Leclerc uspokaja sytuację po udanych testach zimowych: „To niekoniecznie oznacza, że ​​dużo wygramy”

Jeśli Scuderia wyjdzie z zimowych testów z wieloma powodami do satysfakcji i statusem outsidera w porównaniu z Red Bullem, Charles Leclerc łagodzi oczekiwania i zaleca cierpliwość, aby zobaczyć, jak Ferrari walczy o zwycięstwo.

opublikowany 24/02/2024 à 11:37

Doriana Grangiera

1 Zobacz komentarze)

Leclerc uspokaja sytuację po udanych testach zimowych: „To niekoniecznie oznacza, że ​​dużo wygramy”

©DPPI

Chociaż wyciągnięcie wniosków na koniec zimowych testów jest prawie niemożliwe – lub zbyt ryzykowne – możemy jednak wyciągnąć pewne wnioski, a przede wszystkim kilka dynamiki. Dlatego idziemy dalej bez presji i stwierdzamy, że Ferrari zrobiło duże wrażenie podczas tych trzech dni testów na torze Sakhir w Bahrajnie. Tam Stabilny osiągnął najlepszy czas bezwzględny w testach przedsezonowych Carlos Sainz, w 1'29″921, podczas gdy Charles Leclerc ustanowił najlepszy czas w piątkowej sesji.
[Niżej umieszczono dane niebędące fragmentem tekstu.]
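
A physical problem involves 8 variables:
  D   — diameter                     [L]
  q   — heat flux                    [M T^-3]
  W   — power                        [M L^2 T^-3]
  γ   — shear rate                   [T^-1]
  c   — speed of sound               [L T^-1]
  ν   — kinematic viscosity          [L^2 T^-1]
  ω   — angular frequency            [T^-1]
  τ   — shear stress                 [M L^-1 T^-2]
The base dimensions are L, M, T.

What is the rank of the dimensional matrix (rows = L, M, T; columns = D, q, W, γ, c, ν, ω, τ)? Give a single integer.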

Poza czystą wydajnością, niezawodność (416 ukończonych okrążeń, drugi najlepszy zespół za nim). Haas), a przede wszystkim były tam wrażenia z jazdy. Charles Leclerc zgłasza samochód, który jest łatwiejszy i bardziej przewidywalny w prowadzeniu niż jego poprzednik. „Od pierwszego okrążenia na symulatorze mieliśmy wrażenie, że samochodem łatwiej się prowadziło, gdy jechaliśmy pod wiatr. Podobnie na torze, od pierwszych okrążeń wrażenia były dobre. Od razu udało nam się zachować konsekwentność, co pomoże nam w wyścigach. »

Czy jest konkurencyjność Ferrari SF-24?

Czytając testy zimowe, wydaje się niemal oczywiste, że głównym przeciwnikiem będzie Ferrari czerwony Byk – mając na uwadze, że podczas tych pierwszych wspólnych testów zespoły często grają w kłamliwego pokera. Jednak Charles Leclerc woli od początku opóźniać i uspokajać oczekiwania: według niego dobre wyniki testów w Bahrajnie nie dają pewności co do konkurencyjności SF-24 w porównaniu z Red Bullem.

„ Właściwości jezdne i konkurencyjność to dwie bardzo różne rzeczy. W zeszłym roku mieliśmy duże problemy z utrzymaniem stałej dynamiki, ponieważ samochód był trochę niestabilny, gdy tylko wiał wiatr. Nie musi to jednak oznaczać, że wiele na tym zyskamy, szczególnie w kwalifikacjach. A to nic nie znaczy w porównaniu z Red Bullem.”, podkreśla Monako.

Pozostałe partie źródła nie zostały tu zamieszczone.